Perché ognuno di questi generi implica
una fatica interpretativa, una inabitudine visiva che risulta,
in quanto poco familiare, di eccessivo impegno. Specialmente se
in più c'è anche lo schopping natalizio ad assorbire
non poche risorse.
Seconda rappresentazione che non si incontra
molto facilmente nella più usuale aneddottica natalizia
è ancora bolognese e seicentesca, ma ormai proiettata verso
la maniera maggiormente distesa ed equilibrata propria del Settecento.
Interessante notare, tra l'altro, come i pittori di questa generazione accordino maggior favore ai "pastori", piuttosto che ai "Magi" ; una scelta che toglie al racconto della Natività l'occasione fare sfoggio di ori, corone regali, abiti sontuosi, finimenti di cavalli, folle articolate e piene di colore che, uscendo da palazzi favolosi posti sullo sfondo del quadro, si snodano in cortei attraverso paesaggi altrettanto riccamente descritti.

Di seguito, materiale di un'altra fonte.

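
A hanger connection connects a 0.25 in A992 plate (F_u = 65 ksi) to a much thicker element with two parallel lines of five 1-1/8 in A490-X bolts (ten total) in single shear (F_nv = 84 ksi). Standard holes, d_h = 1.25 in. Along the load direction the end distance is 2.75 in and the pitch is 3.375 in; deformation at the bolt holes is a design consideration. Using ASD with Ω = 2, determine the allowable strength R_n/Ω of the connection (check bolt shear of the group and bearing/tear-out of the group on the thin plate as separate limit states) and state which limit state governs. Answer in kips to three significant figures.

Bolt shear: A_b = π·1.125²/4 = 0.994 in²; R_n = 84 × 0.994 × 10 × 1 = 835 kips → 835 / 2 = 417 kips.
Bearing (1.2 l_c t F_u ≤ 2.4 d t F_u): upper limit = 2.4·1.125·0.25·65 = 43.87 kips.
  Edge l_c = 2.75 − 1.25/2 = 2.125 → r_n = 41.44 kips; interior l_c = 3.375 − 1.25 = 2.125 → r_n = 41.44 kips.
  R_n,bearing = 2·41.44 + 8·41.44 = 414.4 kips → 414.4 / 2 = 207 kips.
Bearing governs: 207 kips.

207 kips (bearing governs)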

La presenza dei pastori, invece, conferisce
alla narrazione dell'episodio biblico, un tono più dimesso,
intimo e democratico.
I pastori attorno alla greppia dove riposa
il Bambino sono, inoltre, generalmente pochi e i loro abiti hanno
la ruvida monotonia dei colori della povertà. Insistono
ed amplificano il concetto della rinuncia e del sacrificio piuttosto
che quello, più antico e medievale, della regalità
e del potere.
Questa scena di Pasinelli, poi, oltre ad avere
una cromia ed una consistenza molto tenui che le vengono anche
dal fatto di essere incisa su rame, stravolge il tradizionale
assetto che vuole, se non proprio al centro della composizione,
o almeno in una posizione preminente, la Madonna e il Bambino.

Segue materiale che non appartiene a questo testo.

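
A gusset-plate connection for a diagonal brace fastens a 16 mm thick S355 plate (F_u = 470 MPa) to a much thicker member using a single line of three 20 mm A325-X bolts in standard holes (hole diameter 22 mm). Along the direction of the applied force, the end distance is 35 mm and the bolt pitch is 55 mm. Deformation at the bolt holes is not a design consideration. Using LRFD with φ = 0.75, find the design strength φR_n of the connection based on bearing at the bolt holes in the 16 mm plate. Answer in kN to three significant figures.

Per bolt r_n = 1.5 l_c t F_u ≤ 3.0 d t F_u; upper limit = 3.0 × 20 × 16 × 470 / 1000 = 451.2 kN.
Edge bolt: l_c = 35 − 22/2 = 24 mm → 1.5 × 24 × 16 × 470 / 1000 = 270.7 → r_n = 270.7 kN.
Interior bolts: l_c = 55 − 22 = 33 mm → 1.5 × 33 × 16 × 470 / 1000 = 372.2 → r_n = 372.2 kN.
R_n = 1 × 270.7 + 2 × 372.2 = 1015 kN.
Design strength φR_n = 0.75 × 1015 = 761 kN.

761 kN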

Qui, invece, l'attenzione viene condotta a
Loro progressivamente e quasi a fatica, attraverso un percorso
difficile che lo spettatore è costretto a compiere seguendo
gli sguardi e i movimenti concitati di una piccola folla scomposta,
eccitata e pezzente che si accalca attorno alla capanna.
Su questa atmosfera di devozione popolare,
infatti, il pittore aveva posto i fondamenti della sua arte. Essa
ed altre espressioni simili a questa "piacciono" poco
alla grande generalità di chi sceglie le cartoline di Natale
perché è troppo "povera" in termini di
immagine-apparenza e troppo complessa in termini culturali-rappresentativi.